Adam and Eve ate of the tree of the knowledge of tov and ra, good and evil. The rabbis saw God creating in humans two different and rival sources of energy, inclinations, or ‘impulses’. In fact, for the rabbis, the condition of the human, as driven by these two impulses, is signified in the scriptures themselves. 

Learn more about self-deception in evil-scholasticism.

Different Ways of Thinking about Good and Evil

Jewish people view good and evil differently than Christians. It is rooted in the idea that the behavior of good or evil is anchored in basic human impulses existing essentially from the creation. 

For Christ to have been so good, something must have been awful (that he came to remedy). The Jewish conception of these two impulses suggests an entirely different picture of how humans are organized and what motivations and struggles they’re dealing with internally.

Learn more about the Hebrew Bible and human rivalry with God.

The Good  vs. the Evil Impulse

The yetzer ha-tov, the good impulse, is basically ‘conscience’; it’s an inner sense that alerts the person when he/she is considering violating God’s law. It warns the person, and it develops around age 12–13 when the young Jewish boy or girl first begins to become an adult. 

At a boy’s Bar Mitzvah or a girl’s Bat Mitzvah for example, when the child first begins to struggle with God’s word in the Torah and the observance of the Commandments, for the rabbis, that is the true mark of a maturing Jew. 

In contrast to the yetzer ha-tov, the yetzer ha-ra—‘the evil impulse’—is a far more murky concept. It doesn’t emerge when the person is 12–13, and it’s part of human nature. Genesis, for example, says: “The yetzer of the human heart is ra from youth”, “The impulse of the human heart is bad from youth” (Genesis 8:21).

Learn more about Hobbes and evil as a social construct.

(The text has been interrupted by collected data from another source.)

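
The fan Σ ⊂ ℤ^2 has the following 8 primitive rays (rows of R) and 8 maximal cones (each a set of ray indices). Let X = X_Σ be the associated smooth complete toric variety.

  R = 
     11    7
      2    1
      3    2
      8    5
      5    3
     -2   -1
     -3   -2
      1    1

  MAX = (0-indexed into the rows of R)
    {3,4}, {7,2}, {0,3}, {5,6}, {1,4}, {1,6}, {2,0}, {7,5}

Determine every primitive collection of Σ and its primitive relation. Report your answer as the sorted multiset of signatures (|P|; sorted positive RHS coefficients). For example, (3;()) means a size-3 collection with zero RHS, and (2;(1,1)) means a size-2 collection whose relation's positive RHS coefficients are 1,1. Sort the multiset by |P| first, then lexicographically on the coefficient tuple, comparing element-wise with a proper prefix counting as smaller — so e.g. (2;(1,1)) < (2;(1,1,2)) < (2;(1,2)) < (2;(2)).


Δ(Σ) — 8 vertices, 20 min non-faces:

  • {1,5}:  v_{1} + v_{5} = 0  →  sig = (2;())
  • {2,6}:  v_{2} + v_{6} = 0  →  sig = (2;())
  • {0,6}:  v_{0} + v_{6} = v_{3}  →  sig = (2;(1))
  • {1,2}:  v_{1} + v_{2} = v_{4}  →  sig = (2;(1))
  • {1,7}:  v_{1} + v_{7} = v_{2}  →  sig = (2;(1))
  • {2,3}:  v_{2} + v_{3} = v_{0}  →  sig = (2;(1))
  • {2,4}:  v_{2} + v_{4} = v_{3}  →  sig = (2;(1))
  • {2,5}:  v_{2} + v_{5} = v_{7}  →  sig = (2;(1))
  • {3,6}:  v_{3} + v_{6} = v_{4}  →  sig = (2;(1))
  • {4,5}:  v_{4} + v_{5} = v_{2}  →  sig = (2;(1))
  • {4,6}:  v_{4} + v_{6} = v_{1}  →  sig = (2;(1))
  • {6,7}:  v_{6} + v_{7} = v_{5}  →  sig = (2;(1))
  • {0,1}:  v_{0} + v_{1} = v_{3} + v_{4}  →  sig = (2;(1,1))
  • {0,4}:  v_{0} + v_{4} = 2·v_{3}  →  sig = (2;(2))
  • {1,3}:  v_{1} + v_{3} = 2·v_{4}  →  sig = (2;(2))
  • {3,5}:  v_{3} + v_{5} = 2·v_{2}  →  sig = (2;(2))
  • {4,7}:  v_{4} + v_{7} = 2·v_{2}  →  sig = (2;(2))
  • {0,5}:  v_{0} + v_{5} = 3·v_{2}  →  sig = (2;(3))
  • {3,7}:  v_{3} + v_{7} = 3·v_{2}  →  sig = (2;(3))
  • {0,7}:  v_{0} + v_{7} = 4·v_{2}  →  sig = (2;(4))

so the primitive-relation signature multiset is
{ (2;()) ×2,  (2;(1)) ×10,  (2;(1,1)),  (2;(2)) ×4,  (2;(3)) ×2,  (2;(4)) }


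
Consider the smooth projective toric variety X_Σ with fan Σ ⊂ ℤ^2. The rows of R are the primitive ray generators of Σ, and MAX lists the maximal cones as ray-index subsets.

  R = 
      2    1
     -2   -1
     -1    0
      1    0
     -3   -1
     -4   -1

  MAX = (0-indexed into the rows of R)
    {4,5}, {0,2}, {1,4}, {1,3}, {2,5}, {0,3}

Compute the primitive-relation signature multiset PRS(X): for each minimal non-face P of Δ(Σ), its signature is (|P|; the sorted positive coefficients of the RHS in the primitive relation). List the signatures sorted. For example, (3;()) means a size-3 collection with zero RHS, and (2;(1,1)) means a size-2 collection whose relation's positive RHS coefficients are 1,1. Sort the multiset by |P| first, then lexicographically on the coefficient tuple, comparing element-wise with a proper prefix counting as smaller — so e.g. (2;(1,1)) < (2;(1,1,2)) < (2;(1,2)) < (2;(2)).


9 collections generate NE(X_Σ); each relation:

  P = {0,1}:  v_{0} + v_{1} = 0 ; sig = (2;())
  P = {2,3}:  v_{2} + v_{3} = 0 ; sig = (2;())
  P = {0,4}:  v_{0} + v_{4} = v_{2} ; sig = (2;(1))
  P = {1,2}:  v_{1} + v_{2} = v_{4} ; sig = (2;(1))
  P = {2,4}:  v_{2} + v_{4} = v_{5} ; sig = (2;(1))
  P = {3,4}:  v_{3} + v_{4} = v_{1} ; sig = (2;(1))
  P = {3,5}:  v_{3} + v_{5} = v_{4} ; sig = (2;(1))
  P = {0,5}:  v_{0} + v_{5} = 2·v_{2} ; sig = (2;(2))
  P = {1,5}:  v_{1} + v_{5} = 2·v_{4} ; sig = (2;(2))

Hence PRS(X_Σ) =
    |P|=2: 9 collections, coeffs (), (), (1), (1), (1), (1), (1), (2), (2)


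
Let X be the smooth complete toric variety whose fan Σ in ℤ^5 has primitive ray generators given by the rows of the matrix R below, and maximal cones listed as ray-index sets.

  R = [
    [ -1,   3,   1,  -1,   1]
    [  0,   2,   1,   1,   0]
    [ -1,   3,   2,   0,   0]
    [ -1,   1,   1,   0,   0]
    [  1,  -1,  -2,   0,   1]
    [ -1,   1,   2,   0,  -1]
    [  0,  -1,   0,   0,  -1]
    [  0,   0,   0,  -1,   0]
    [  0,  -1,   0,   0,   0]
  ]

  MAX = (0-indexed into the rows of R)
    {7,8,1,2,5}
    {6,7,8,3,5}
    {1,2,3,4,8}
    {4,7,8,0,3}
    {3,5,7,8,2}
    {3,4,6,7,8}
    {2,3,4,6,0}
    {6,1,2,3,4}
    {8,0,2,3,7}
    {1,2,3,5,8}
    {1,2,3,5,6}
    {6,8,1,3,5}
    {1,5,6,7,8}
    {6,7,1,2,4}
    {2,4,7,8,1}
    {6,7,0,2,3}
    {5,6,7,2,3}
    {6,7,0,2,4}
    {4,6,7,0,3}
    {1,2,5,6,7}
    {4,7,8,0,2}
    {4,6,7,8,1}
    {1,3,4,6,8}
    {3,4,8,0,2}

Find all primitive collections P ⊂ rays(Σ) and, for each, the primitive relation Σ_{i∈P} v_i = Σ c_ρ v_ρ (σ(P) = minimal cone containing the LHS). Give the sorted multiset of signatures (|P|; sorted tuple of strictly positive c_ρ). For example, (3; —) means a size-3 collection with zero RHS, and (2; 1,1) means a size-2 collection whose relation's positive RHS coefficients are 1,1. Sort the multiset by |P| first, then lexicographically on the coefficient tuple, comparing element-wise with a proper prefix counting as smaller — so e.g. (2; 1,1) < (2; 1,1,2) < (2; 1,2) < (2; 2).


Σ has 7 primitive collections:

  • {4,5}:  v_{4} + v_{5} = 0 ; sig = (2; —)
  • {0,5}:  v_{0} + v_{5} = v_{2} + v_{3} + v_{7} ; sig = (2; 1,1,1)
  • {0,1}:  v_{0} + v_{1} = 2·v_{2} + v_{4} ; sig = (2; 1,2)
  • {1,3,7}:  v_{1} + v_{3} + v_{7} = v_{2} ; sig = (3; 1)
  • {2,6,8}:  v_{2} + v_{6} + v_{8} = v_{5} ; sig = (3; 1)
  • {0,6,8}:  v_{0} + v_{6} + v_{8} = v_{3} + v_{7} ; sig = (3; 1,1)
  • {2,3,4,7}:  v_{2} + v_{3} + v_{4} + v_{7} = v_{0} ; sig = (4; 1)

Sorted signature multiset PRS(X):
    (2; —)
    (2; 1,1,1)
    (2; 1,2)
    (3; 1)
    (3; 1)
    (3; 1,1)
    (4; 1)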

The Evil Impulse: Is It Really Evil?

The evil impulse is not demonic, and it’s not an utterly unnatural violation of creation expressing some sort of anarchic hostility to God’s creation. The rabbis believe this is a paranoid kind of self-interest. In their view, a young child or infant sees the world as a threatening and dangerous place. 

For example, think about how small children react when their parents introduce them to a stranger, often they’ll hide behind their parents; in other words, the rabbis have a great deal of empirical evidence they can point to. Children are sometimes terrified of strangers, and they are scared of the world, and this seems accurate as to how children behave (at least part of the time).

Common Questions about Rabbinic Judaism and the View of Good and Evil in the Jewish Tradition

Q: What is Rabbinic Judaism?

After the fall of Jerusalem in the first century, a different kind of Jewish tradition arose called Rabbinic Judaism. This tradition flourished from the third century onward.

Q: What is the ‘good impulse’?

According to Rabbinic Judaism, Yetzer ha-tov, or the good impulse, is an inner sense that warns people when they are considering violating God’s law. This innate sense is also known as conscience.

Q: What is the ‘evil impulse’?

According to Rabbinic Judaism, the evil impulse is part of human nature (self-interest). The evil impulse is called yetzer ha-ra in the Jewish tradition.